True positive (\(TP\)) is when \(\hat{y} = y = 1\)
False positive (\(FP\)) is when \(\hat{y} = 1\) but \(y = 0\)
True negative (\(TN\)) is when \(\hat{y} = y = 0\)
False negative (\(FN\)) is when \(\hat{y} = 0\) but \(y = 1\)
The confusion matrix is displayed as a 2 x 2 matrix where the intersection of rows and columns hold the count of the true and false values described above.

library(caret) # for the confusionMatrix() function
# Calculate the estimate for each observation based on rounding of the logit(p) for each observation
# The round() function uses the default threshold of 0.50. This default can be changed.

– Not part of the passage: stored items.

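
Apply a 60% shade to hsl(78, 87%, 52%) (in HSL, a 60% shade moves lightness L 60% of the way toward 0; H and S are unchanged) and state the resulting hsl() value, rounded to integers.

hsl(78, 87%, 21%)

L moves 60% from 52 toward 0: 52 − 31.2 = 20.8 → 21.
H and S are unchanged.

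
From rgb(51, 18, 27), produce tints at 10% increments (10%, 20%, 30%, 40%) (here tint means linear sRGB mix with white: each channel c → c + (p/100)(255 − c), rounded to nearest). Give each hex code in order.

10%: (51 + 20.4 = 71.4→71, 18 + 23.7 = 41.7→42, 27 + 22.8 = 49.8→50) → #472a32
20%: (51 + 40.8 = 91.8→92, 18 + 47.4 = 65.4→65, 27 + 45.6 = 72.6→73) → #5c4149
30%: (51 + 61.2 = 112.2→112, 18 + 71.1 = 89.1→89, 27 + 68.4 = 95.4→95) → #70595f
40%: (51 + 81.6 = 132.6→133, 18 + 94.8 = 112.8→113, 27 + 91.2 = 118.2→118) → #857176

#472a32, #5c4149, #70595f, #857176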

fake_data$estimate <- round(predict(my_model, type = "response"))
# Create the confusion matrix and associated metrics
# The `estimate` and `y` must be type factor and must have the same number of levels (i.e. categories)
confusionMatrix(as.factor(fake_data$estimate),as.factor(fake_data$y), positive = "1", c("Estimated", "Actual"))Confusion Matrix and Statistics
Actual
Estimated 0 1
0 25 5
1 4 16
Accuracy : 0.82
95% CI : (0.6856, 0.9142)
No Information Rate : 0.58
P-Value [Acc > NIR] : 0.0002834
Kappa : 0.6281
Mcnemar's Test P-Value : 1.0000000
Sensitivity : 0.7619
Specificity : 0.8621
Pos Pred Value : 0.8000
Neg Pred Value : 0.8333
Prevalence : 0.4200
Detection Rate : 0.3200
Detection Prevalence : 0.4000
Balanced Accuracy : 0.8120
'Positive' Class : 1
Accuracy is the percentage of \(y\) (Actual) correctly estimated by \(\hat{y}\) (Estimated) and is calculated using the following formula.

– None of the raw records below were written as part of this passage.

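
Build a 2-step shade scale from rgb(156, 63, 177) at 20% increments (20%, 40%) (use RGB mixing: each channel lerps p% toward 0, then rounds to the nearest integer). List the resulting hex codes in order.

#7D328E, #5E266A

20%: (156 − 31.2 = 124.8→125, 63 − 12.6 = 50.4→50, 177 − 35.4 = 141.6→142) → #7D328E
40%: (156 − 62.4 = 93.6→94, 63 − 25.2 = 37.8→38, 177 − 70.8 = 106.2→106) → #5E266A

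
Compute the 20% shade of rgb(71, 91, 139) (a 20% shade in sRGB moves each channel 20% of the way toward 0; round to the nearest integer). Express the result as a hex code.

Lerp each channel 20% toward 0:
  R: 71 − 14.2 = 56.8 → 57
  G: 91 − 18.2 = 72.8 → 73
  B: 139 − 27.8 = 111.2 → 111
rgb(57, 73, 111) = #39496f.

#39496f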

\[Accuracy = \frac{TP + TN}{TP + TN + FP + FN}\]
Sensitivity (a.k.a Recall) is the percentage of \(y\) (Actual) positives (\(y = 1\)) correctly estimated by \(\hat{y}\) (Estimated) and is calculated using the following formula.

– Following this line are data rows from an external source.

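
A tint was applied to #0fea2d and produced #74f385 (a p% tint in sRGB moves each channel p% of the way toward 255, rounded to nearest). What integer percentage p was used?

42%

#0fea2d is rgb(15, 234, 45); #74f385 is rgb(116, 243, 133).
On the R channel (widest range): 116 ≈ 15 + (p/100)(255 − 15), so p ≈ 100×(116 − 15)/(255 − 15) = 10100/240 = 42.08.
p = 42 reproduces all three channels after rounding.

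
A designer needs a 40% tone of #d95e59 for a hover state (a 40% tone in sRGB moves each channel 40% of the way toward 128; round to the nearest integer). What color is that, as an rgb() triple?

rgb(181, 108, 105)

#d95e59 is rgb(217, 94, 89).
Per channel, c → c + 0.4(128 − c):
  R: 217 + 0.4×(128−217) = 217 − 35.6 = 181.4 → 181
  G: 94 + 0.4×(128−94) = 94 + 13.6 = 107.6 → 108
  B: 89 + 0.4×(128−89) = 89 + 15.6 = 104.6 → 105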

\[Sensitivity = \frac{TP}{TP + FN}\]
Specificity is the percentage of \(y\) (Actual) negatives (\(y = 0\)) correctly estimated by \(\hat{y}\) (Estimated) and is calculated using the following formula.
\[Specificity = \frac{TN}{TN + FP}\]
Other metrics in the output of confusionMatrix() are less useful and can be explored via searching online resources.